The current official justification for "affirmative action"--that is, racial discrimination--in university admissions in the US is that it is needed in order to create "diversity." "Diversity" in turn is held to be an important learning goal. There is no justification in terms of righting past wrongs--first, such past wrongs were done to other people, not the ones now advantaged; and second, such programs do not discriminate between more recent immigrants, whose ancestors were never discriminated against and/or whose ancestors never discriminated, and those whose ancestors genuinely were or did. There is no justification in terms of ending poverty or preventing the development of an elite class: studies show that, on balance, racial preferences hurt the poor and help the rich, systematically excluding poor whites while mostly aiding upper-class minorities. If income level were the criterion instead of race, black participation in the best colleges would fall from 8 to 4 percent, Hispanic from 8 to 6.
But at least there's "diversity." Or is there? Granted that "diversity" in itself is a good thing--something that could easily be debated--a study by Thomas Espenshade and Alexandria Radford, calculating the effects of "affirmative action" at eight elite US colleges, suggests that the current practices actually reduce ethnic diversity at said campuses. (Robert VerBruggen, "Racial Preferences by the Numbers," National Review Online, November 30, 2009).
This is not a conclusion of the study; and this fact itself makes the data presented seem more reliable. There is no axe honing here. But it is clear in the figures. Stay with me here.
If racial preferences were eliminated at the private colleges studied, Espenshade and Radford calculate that the number of "white" students would not go up--it would go down. "Whites" would drop from 60 to 53 percent of the student body at the most prestigious colleges. So would the number of "black" students: from 8 to 3 percent. "Hispanics" would drop from 8 to 5 percent. But "Asians" would jump from 24 to 39 percent.
Look at those numbers, and one fact is clear: the major effect of current racial preferences is not to help blacks or Hispanics--the numbers there are trivial--but to harm Asians. These quotas, whatever the official justification, work exactly like the earlier quotas against Jews.
Taking "whites" as the mainstream, the raw "diversity" without racial preferences is seven percent greater--the difference between 40 percent and 47 percent "other." But that is only a partial picture: for the categories traditionally used are themselves fairly arbitrary. In America, there is a great deal more cultural diversity within the category "Asian" than within "black." With all due respect, as Martin Luther King insisted, most American blacks differ from most American whites in little more than skin colour. They speak the same language, belong to the same religion, eat the same foods, play the same sports, listen to the same music, and watch the same TV.
But "Asians" are fairly likely to be fresh-off-the-airplane immigrants, or first or second-generation immigrants, with genuinely different attitudes and life experiences.

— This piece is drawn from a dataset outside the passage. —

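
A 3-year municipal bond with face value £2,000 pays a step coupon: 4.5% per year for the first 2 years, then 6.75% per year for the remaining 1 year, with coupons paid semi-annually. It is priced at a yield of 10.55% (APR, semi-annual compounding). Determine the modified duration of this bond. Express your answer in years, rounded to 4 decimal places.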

Different religions, different mother tongues, different foods, different sports, different cultures. And within this group is a-near-infinity of further differences: an "Asian" might be Japanese, Chinese, Korean, Filipino, Indian, Sri Lankan, Bengali, Indonesian, Thai, Vietnamese, Pakistani, Iranian, Central Asian, Burmese, Arabian; a wide variety of very different countries and cultures, covering half the world's population and three of the four traditional world civilizations.
Really, trust me, guys: all foreigners are not the same.
That's what we are blocking out with racial preferences. Given their international reputation, if America's most exclusive colleges stayed strictly with merit, they would draw the best and the brightest from the entire world, and be about as diverse. By cheapening their degrees with racial preferences, they prevent this.
The same is true for less-well-known institutions: if you want real diversity, the surest path is to concentrate on merit and merit alone as your entrance criterion.